Jaén Paraiso Interior - Route overview
First, a note on the amount of sterrato. The officially-stated total length is 55 kilometres, however, when going through the roadbook, I noticed significant discrepancies between the profile and the time schedule. Fortunately, there is an official GPX, which allowed me to verify with the help of Streetview... only to realise that, more often than not, both were wrong. I only come to a total of 44.7 kilometres, distributed over the eight sectors as seen in the table below.

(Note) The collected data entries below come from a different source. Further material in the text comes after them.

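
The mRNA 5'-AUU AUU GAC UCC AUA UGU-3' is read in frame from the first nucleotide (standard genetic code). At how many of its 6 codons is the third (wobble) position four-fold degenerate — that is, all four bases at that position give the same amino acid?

Codon 1 AUU (Ile): third position 3-fold.
Codon 2 AUU (Ile): third position 3-fold.
Codon 3 GAC (Asp): third position 2-fold.
Codon 4 UCC (Ser): third position 4-fold.
Codon 5 AUA (Ile): third position 3-fold.
Codon 6 UGU (Cys): third position 2-fold.
Four-fold degenerate third positions: 1.

1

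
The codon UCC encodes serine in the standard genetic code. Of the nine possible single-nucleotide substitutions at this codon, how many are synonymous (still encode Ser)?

3

Position 1: none → 0 synonymous.
Position 2: none → 0 synonymous.
Position 3: UCU, UCA, UCG → 3 synonymous.
Total: 0 + 0 + 3 = 3.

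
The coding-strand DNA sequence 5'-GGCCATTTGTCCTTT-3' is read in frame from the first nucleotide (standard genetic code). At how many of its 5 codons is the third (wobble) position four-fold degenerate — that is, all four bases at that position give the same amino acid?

Codon 1 GGC (Gly): third position 4-fold.
Codon 2 CAT (His): third position 2-fold.
Codon 3 TTG (Leu): third position 2-fold.
Codon 4 TCC (Ser): third position 4-fold.
Codon 5 TTT (Phe): third position 2-fold.
Four-fold degenerate third positions: 2.

2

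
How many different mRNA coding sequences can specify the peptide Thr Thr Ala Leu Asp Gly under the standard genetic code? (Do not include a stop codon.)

3072

Thr: 4 codons.
Thr: 4 codons.
Ala: 4 codons.
Leu: 6 codons.
Asp: 2 codons.
Gly: 4 codons.
4 × 4 × 4 × 6 × 2 × 4 = 3072.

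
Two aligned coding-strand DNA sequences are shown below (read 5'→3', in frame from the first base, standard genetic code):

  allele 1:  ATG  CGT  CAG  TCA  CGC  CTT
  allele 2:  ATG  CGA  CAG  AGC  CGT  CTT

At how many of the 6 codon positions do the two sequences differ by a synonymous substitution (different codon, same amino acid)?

3

Codon 1: ATG Met / ATG Met — identical.
Codon 2: CGT Arg / CGA Arg — synonymous.
Codon 3: CAG Gln / CAG Gln — identical.
Codon 4: TCA Ser / AGC Ser — synonymous.
Codon 5: CGC Arg / CGT Arg — synonymous.
Codon 6: CTT Leu / CTT Leu — identical.
Synonymous differences: 3.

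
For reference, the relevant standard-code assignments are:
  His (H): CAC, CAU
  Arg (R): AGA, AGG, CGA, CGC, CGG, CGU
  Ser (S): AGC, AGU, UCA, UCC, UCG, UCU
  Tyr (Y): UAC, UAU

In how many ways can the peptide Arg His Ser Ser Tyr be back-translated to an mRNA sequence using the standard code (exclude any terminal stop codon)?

Arg: 6 codons.
His: 2 codons.
Ser: 6 codons.
Ser: 6 codons.
Tyr: 2 codons.
6 × 2 × 6 × 6 × 2 = 864.

864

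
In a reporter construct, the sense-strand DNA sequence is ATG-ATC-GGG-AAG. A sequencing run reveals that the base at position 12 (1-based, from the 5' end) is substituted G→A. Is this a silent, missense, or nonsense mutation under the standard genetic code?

silent

Position 12 falls in codon 4: AAG → Lys.
After the substitution the codon is AAA → Lys.
Both encode Lys, so the change is synonymous.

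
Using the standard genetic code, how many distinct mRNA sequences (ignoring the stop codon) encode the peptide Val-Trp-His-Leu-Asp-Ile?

288

Val: 4 codons.
Trp: 1 codon.
His: 2 codons.
Leu: 6 codons.
Asp: 2 codons.
Ile: 3 codons.
4 × 1 × 2 × 6 × 2 × 3 = 288.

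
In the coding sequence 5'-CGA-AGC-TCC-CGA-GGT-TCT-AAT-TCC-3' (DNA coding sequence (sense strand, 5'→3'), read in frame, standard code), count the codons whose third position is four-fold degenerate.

Codon 1 CGA (Arg): third position 4-fold.
Codon 2 AGC (Ser): third position 2-fold.
Codon 3 TCC (Ser): third position 4-fold.
Codon 4 CGA (Arg): third position 4-fold.
Codon 5 GGT (Gly): third position 4-fold.
Codon 6 TCT (Ser): third position 4-fold.
Codon 7 AAT (Asn): third position 2-fold.
Codon 8 TCC (Ser): third position 4-fold.
Four-fold degenerate third positions: 6.

6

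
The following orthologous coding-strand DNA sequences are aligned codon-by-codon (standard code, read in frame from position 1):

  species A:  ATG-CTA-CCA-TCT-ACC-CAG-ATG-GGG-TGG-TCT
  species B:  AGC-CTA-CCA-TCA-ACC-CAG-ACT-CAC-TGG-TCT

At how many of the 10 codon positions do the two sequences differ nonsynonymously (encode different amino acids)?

Codon 1: ATG Met / AGC Ser — nonsynonymous.
Codon 2: CTA Leu / CTA Leu — identical.
Codon 3: CCA Pro / CCA Pro — identical.
Codon 4: TCT Ser / TCA Ser — synonymous.
Codon 5: ACC Thr / ACC Thr — identical.
Codon 6: CAG Gln / CAG Gln — identical.
Codon 7: ATG Met / ACT Thr — nonsynonymous.
Codon 8: GGG Gly / CAC His — nonsynonymous.
Codon 9: TGG Trp / TGG Trp — identical.
Codon 10: TCT Ser / TCT Ser — identical.
Nonsynonymous differences: 3.

3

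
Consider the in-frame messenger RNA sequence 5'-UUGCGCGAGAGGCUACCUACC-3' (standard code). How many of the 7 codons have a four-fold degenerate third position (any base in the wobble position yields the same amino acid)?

Codon 1 UUG (Leu): third position 2-fold.
Codon 2 CGC (Arg): third position 4-fold.
Codon 3 GAG (Glu): third position 2-fold.
Codon 4 AGG (Arg): third position 2-fold.
Codon 5 CUA (Leu): third position 4-fold.
Codon 6 CCU (Pro): third position 4-fold.
Codon 7 ACC (Thr): third position 4-fold.
Four-fold degenerate third positions: 4.

4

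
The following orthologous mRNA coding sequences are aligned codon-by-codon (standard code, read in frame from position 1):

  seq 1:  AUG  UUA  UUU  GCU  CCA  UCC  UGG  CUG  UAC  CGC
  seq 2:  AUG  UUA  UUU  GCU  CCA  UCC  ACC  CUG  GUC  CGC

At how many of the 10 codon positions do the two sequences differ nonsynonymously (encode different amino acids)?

Codon 1: AUG Met / AUG Met — identical.
Codon 2: UUA Leu / UUA Leu — identical.
Codon 3: UUU Phe / UUU Phe — identical.
Codon 4: GCU Ala / GCU Ala — identical.
Codon 5: CCA Pro / CCA Pro — identical.
Codon 6: UCC Ser / UCC Ser — identical.
Codon 7: UGG Trp / ACC Thr — nonsynonymous.
Codon 8: CUG Leu / CUG Leu — identical.
Codon 9: UAC Tyr / GUC Val — nonsynonymous.
Codon 10: CGC Arg / CGC Arg — identical.
Nonsynonymous differences: 2.

2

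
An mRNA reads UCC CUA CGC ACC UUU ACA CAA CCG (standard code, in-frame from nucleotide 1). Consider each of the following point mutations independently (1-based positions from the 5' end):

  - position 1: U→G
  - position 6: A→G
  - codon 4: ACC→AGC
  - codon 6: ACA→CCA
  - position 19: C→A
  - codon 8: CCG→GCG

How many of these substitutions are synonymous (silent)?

Codon 1: UCC (Ser) → GCC (Ala) — missense.
Codon 2: CUA (Leu) → CUG (Leu) — synonymous.
Codon 4: ACC (Thr) → AGC (Ser) — missense.
Codon 6: ACA (Thr) → CCA (Pro) — missense.
Codon 7: CAA (Gln) → AAA (Lys) — missense.
Codon 8: CCG (Pro) → GCG (Ala) — missense.
Synonymous: 1 of 6.

1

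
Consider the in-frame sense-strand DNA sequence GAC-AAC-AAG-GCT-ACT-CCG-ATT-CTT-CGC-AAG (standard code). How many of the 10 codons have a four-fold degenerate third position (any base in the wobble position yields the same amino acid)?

5

Codon 1 GAC (Asp): third position 2-fold.
Codon 2 AAC (Asn): third position 2-fold.
Codon 3 AAG (Lys): third position 2-fold.
Codon 4 GCT (Ala): third position 4-fold.
Codon 5 ACT (Thr): third position 4-fold.
Codon 6 CCG (Pro): third position 4-fold.
Codon 7 ATT (Ile): third position 3-fold.
Codon 8 CTT (Leu): third position 4-fold.
Codon 9 CGC (Arg): third position 4-fold.
Codon 10 AAG (Lys): third position 2-fold.
Four-fold degenerate third positions: 5.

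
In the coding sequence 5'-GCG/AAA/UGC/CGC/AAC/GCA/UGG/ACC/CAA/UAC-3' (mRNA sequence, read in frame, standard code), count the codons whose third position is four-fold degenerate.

4

Codon 1 GCG (Ala): third position 4-fold.
Codon 2 AAA (Lys): third position 2-fold.
Codon 3 UGC (Cys): third position 2-fold.
Codon 4 CGC (Arg): third position 4-fold.
Codon 5 AAC (Asn): third position 2-fold.
Codon 6 GCA (Ala): third position 4-fold.
Codon 7 UGG (Trp): third position 1-fold.
Codon 8 ACC (Thr): third position 4-fold.
Codon 9 CAA (Gln): third position 2-fold.
Codon 10 UAC (Tyr): third position 2-fold.
Four-fold degenerate third positions: 4.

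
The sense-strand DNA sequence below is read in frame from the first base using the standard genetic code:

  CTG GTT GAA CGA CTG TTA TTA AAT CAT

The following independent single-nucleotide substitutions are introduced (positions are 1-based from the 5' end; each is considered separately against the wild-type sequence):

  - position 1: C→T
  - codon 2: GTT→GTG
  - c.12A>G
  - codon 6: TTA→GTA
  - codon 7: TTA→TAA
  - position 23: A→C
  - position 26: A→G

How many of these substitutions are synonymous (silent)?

Codon 1: CTG (Leu) → TTG (Leu) — synonymous.
Codon 2: GTT (Val) → GTG (Val) — synonymous.
Codon 4: CGA (Arg) → CGG (Arg) — synonymous.
Codon 6: TTA (Leu) → GTA (Val) — missense.
Codon 7: TTA (Leu) → TAA (Stop) — nonsense.
Codon 8: AAT (Asn) → ACT (Thr) — missense.
Codon 9: CAT (His) → CGT (Arg) — missense.
Synonymous: 3 of 7.

3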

| Sector | Length | Km | Km to go |
| Bayyasa | 3,2 | 54,5 | 124,5 |
| Marimingo | 5,5 | 74,9 | 104,1 |
| Valdeolivas | 5,5 | 89,1 | 89,9 |
| Ubbadat | 11,4 | 116,1 | 62,9 |
| Antonio Machado | 3,8 | 137,8 | 41,2 |
| Cruz de Jaboneros | 3,7 | 143,4 | 35,6 |
| Virgen de la Salud | 5,8 | 159,5 | 19,5 |
| Virgen de la Salud | 5,8 | 175,5 | 3,5 |
The main difference comes from the first sector. The final eight kilometres of what is listed as sterrato is paved in the Streetview images. If, in the decade since those were taken, the asphalt has been ripped out, add eight kilometres to the length and take eight off the kilometres to go.
The second sector is as listed, with a short climb at the end that continues on the asphalt. The first real test is the third sector, which was decisive last year as it was used three times (sectors 4, 6 and 7 of 7). After the sterrato ends, there's a short, but very steep hormigón ramp into the city, from where the road continues to rise on urban cobbles as far as where the finish was last year. The profile below includes this section.
The fourth sector, the day's longest, consists of two climbs, the former of which was sector 5 last year, separated by the only sterrato descent of the race.
The fifth sector is preceded by a climb, a brief descent into the town of Ibros, then a very technical section through town with lots of twists and turns on narrow roads, partially on cobbles. If there's still a peloton together, this should ensure that things are strung out going into the mostly-uphill sector, which is shown below including the aforementioned run-in.
It is followed almost immediately by the straightforward sixth sector. Most of this is shared with the final sector, repeated twice, as we enter the final circuit. This final sector is a little shorter than the roadbook claims, but contains a stingy climb.
The route is hard enough that a sprint is unlikely, and clearly the organisation hasn't designed the final kilometre around it. We have a cobbled descent into a left-hander back onto asphalt, then false-flat downhill until we hit a cobbled chicane at 200 metres from the line. This chicane leads onto the slightly uphill final stretch, which drags to the left.